Hurricane Helene devastated the Baxter manufacturing facility in Marion, North Carolina, taking offline its capacity to manufacture saline and other medical materials. As of November 1, the facility is recovering capacity. This unexpected loss of capacity once again calls attention to the importance of geographic diversification in supply chain management. It is not so long ago that supply chain and logistics operations worldwide were caught off-guard as the pandemic swept, first through China, then through the rest of the world, with manufacturing plants clustered in China grinding to a halt. Ports struggled to operate at normal throughput, most notably the lengthy queues outside the ports of Los Angeles and Long Beach in Southern California. Now, Helene’s damage to the Baxter International plant has significantly worsened already existing hospital shortages of saline, along with other solutions used in treating patients with kidney failure.
The Hidden Cost of Geographic Concentration
Organizations that build their manufacturing or distribution capacity concentrated in one area will often justify their decision based on economies of scale, simplified logistics, reduced inventory, and easier management oversight. This view is somewhat short-sighted, given that a localized event – whether it’s a natural disaster, political unrest, or even a prolonged power outage – can bring production to a complete halt, potentially disrupting the entire supply chain.
Consider the devastating effects of the recent hurricane Helene in, of all places, the mountainous area of western North Carolina, curtailing the capacity of one major manufacturer of hospital supplies. This event demonstrates how geographic concentration can transform a local disaster into a global supply crisis. Sudden loss of production capacity can have lasting consequences for any manufacturer, including:
- the loss of market share to competitors who can continue production
- the loss of loyal customers who move their business to a competitor
- unplanned recovery costs
- increased insurance premiums
- breached contracts and associated contract penalties
- loss of long-term revenue due to the attrition of the company’s customer base
Network Modeling: A Data-Driven Approach to Geographic Diversification
Supply chain practitioners know there is a real benefit in geographically dispersing an organization’s production capacity and/or suppliers. They can (and should) use network modeling to determine the best locations for plants, including the potential impact of shutdowns on inventory levels and customer service, and considering variables such as:
- transportation costs and times
- labor costs and availability
- local regulatory environment
- natural disaster risk profiles
- political stability indices
- proximity to key markets and suppliers
- tax implications and incentives
The modeling process involves doing a baseline analysis of current network performance and risks. Various scenarios are generated to create potential network configurations with a cost-benefit analysis of the associated risks for each. The modeling process is designed to arrive at an optimized manufacturing structure that balances costs, service, and risks. Once a future-state network scenario is aligned upon, simulations can be used to understand the implications of shutdowns to finished-goods inventory levels throughout the network, and how long a manufacturer can supply its customers with its manufacturing capacity offline.
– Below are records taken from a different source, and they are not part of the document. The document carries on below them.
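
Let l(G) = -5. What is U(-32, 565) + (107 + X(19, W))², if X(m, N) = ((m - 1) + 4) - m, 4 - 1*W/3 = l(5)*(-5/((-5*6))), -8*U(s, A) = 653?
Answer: 96147/8 ≈ 12018.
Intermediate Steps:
U(s, A) = -653/8 (U(s, A) = -⅛*653 = -653/8)
W = 29/2 (W = 12 - (-15)*(-5/((-5*6))) = 12 - (-15)*(-5/(-30)) = 12 - (-15)*(-5*(-1/30)) = 12 - (-15)/6 = 12 - 3*(-⅚) = 12 + 5/2 = 29/2 ≈ 14.500)
X(m, N) = 3 (X(m, N) = ((-1 + m) + 4) - m = (3 + m) - m = 3)
U(-32, 565) + (107 + X(19, W))² = -653/8 + (107 + 3)² = -653/8 + 110² = -653/8 + 12100 = 96147/8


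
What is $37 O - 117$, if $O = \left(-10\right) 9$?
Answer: $-3447$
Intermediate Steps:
$O = -90$
$37 O - 117 = 37 \left(-90\right) - 117 = -3330 - 117 = -3447$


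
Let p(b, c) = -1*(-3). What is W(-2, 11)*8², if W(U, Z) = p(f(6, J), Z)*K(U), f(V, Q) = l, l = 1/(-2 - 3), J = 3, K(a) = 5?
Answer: 960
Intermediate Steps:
l = -⅕ (l = 1/(-5) = -⅕ ≈ -0.20000)
f(V, Q) = -⅕
p(b, c) = 3
W(U, Z) = 15 (W(U, Z) = 3*5 = 15)
W(-2, 11)*8² = 15*8² = 15*64 = 960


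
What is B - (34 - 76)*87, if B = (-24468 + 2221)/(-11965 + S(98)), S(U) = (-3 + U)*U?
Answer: 9723617/2655 ≈ 3662.4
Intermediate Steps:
S(U) = U*(-3 + U)
B = 22247/2655 (B = (-24468 + 2221)/(-11965 + 98*(-3 + 98)) = -22247/(-11965 + 98*95) = -22247/(-11965 + 9310) = -22247/(-2655) = -22247*(-1/2655) = 22247/2655 ≈ 8.3793)
B - (34 - 76)*87 = 22247/2655 - (34 - 76)*87 = 22247/2655 - (-42)*87 = 22247/2655 - 1*(-3654) = 22247/2655 + 3654 = 9723617/2655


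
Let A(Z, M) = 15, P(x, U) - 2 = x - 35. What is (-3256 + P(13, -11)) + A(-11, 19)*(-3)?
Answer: -3321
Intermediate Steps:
P(x, U) = -33 + x (P(x, U) = 2 + (x - 35) = 2 + (-35 + x) = -33 + x)
(-3256 + P(13, -11)) + A(-11, 19)*(-3) = (-3256 + (-33 + 13)) + 15*(-3) = (-3256 - 20) - 45 = -3276 - 45 = -3321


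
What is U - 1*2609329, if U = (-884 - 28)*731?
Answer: -3276001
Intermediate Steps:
U = -666672 (U = -912*731 = -666672)
U - 1*2609329 = -666672 - 1*2609329 = -666672 - 2609329 = -3276001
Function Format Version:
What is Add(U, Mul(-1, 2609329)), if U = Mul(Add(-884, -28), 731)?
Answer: -3276001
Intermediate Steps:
U = -666672 (U = Mul(-912, 731) = -666672)
Add(U, Mul(-1, 2609329)) = Add(-666672, Mul(-1, 2609329)) = Add(-666672, -2609329) = -3276001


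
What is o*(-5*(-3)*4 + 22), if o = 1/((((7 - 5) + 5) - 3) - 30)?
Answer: -41/13 ≈ -3.1538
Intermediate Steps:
o = -1/26 (o = 1/(((2 + 5) - 3) - 30) = 1/((7 - 3) - 30) = 1/(4 - 30) = 1/(-26) = -1/26 ≈ -0.038462)
o*(-5*(-3)*4 + 22) = -(-5*(-3)*4 + 22)/26 = -(15*4 + 22)/26 = -(60 + 22)/26 = -1/26*82 = -41/13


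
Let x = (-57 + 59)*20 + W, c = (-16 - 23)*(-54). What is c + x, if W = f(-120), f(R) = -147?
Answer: 1999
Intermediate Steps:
c = 2106 (c = -39*(-54) = 2106)
W = -147
x = -107 (x = (-57 + 59)*20 - 147 = 2*20 - 147 = 40 - 147 = -107)
c + x = 2106 - 107 = 1999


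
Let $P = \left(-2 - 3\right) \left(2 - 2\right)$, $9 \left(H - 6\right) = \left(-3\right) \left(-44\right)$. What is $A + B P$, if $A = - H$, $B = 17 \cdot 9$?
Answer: $- \frac{62}{3} \approx -20.667$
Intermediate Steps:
$H = \frac{62}{3}$ ($H = 6 + \frac{\left(-3\right) \left(-44\right)}{9} = 6 + \frac{1}{9} \cdot 132 = 6 + \frac{44}{3} = \frac{62}{3} \approx 20.667$)
$B = 153$
$A = - \frac{62}{3}$ ($A = \left(-1\right) \frac{62}{3} = - \frac{62}{3} \approx -20.667$)
$P = 0$ ($P = \left(-5\right) 0 = 0$)
$A + B P = - \frac{62}{3} + 153 \cdot 0 = - \frac{62}{3} + 0 = - \frac{62}{3}$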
The Data Driven Supply Chain team has experience using modeling to assist clients in examining potential dangers associated with concentrated manufacturing and distribution capacities. One example involved helping an agricultural segment leader that had been using the Port of Houston for a substantial portion of their Gulf Coast and East Coast imports. Our consulting team identified this as a vulnerability, since a major hurricane was predicted to strike Houston within the next ten years, exposing our client to network disruption. As a result of the analysis, changes were made to their first-mile import network, incorporating the use of additional East Coast ports.
Conclusion – Balancing Cost and Risks
Geographic diversification of manufacturing capacity is no longer optional in today’s volatile business environment. While diversification may result in higher operational costs, these should be considered insurance premiums against catastrophic disruption. The key is to approach diversification strategically, using network modeling and simulation to more closely evaluate the future-state network.
In manufacturing, geographic diversification is an imperative, and network modeling can help.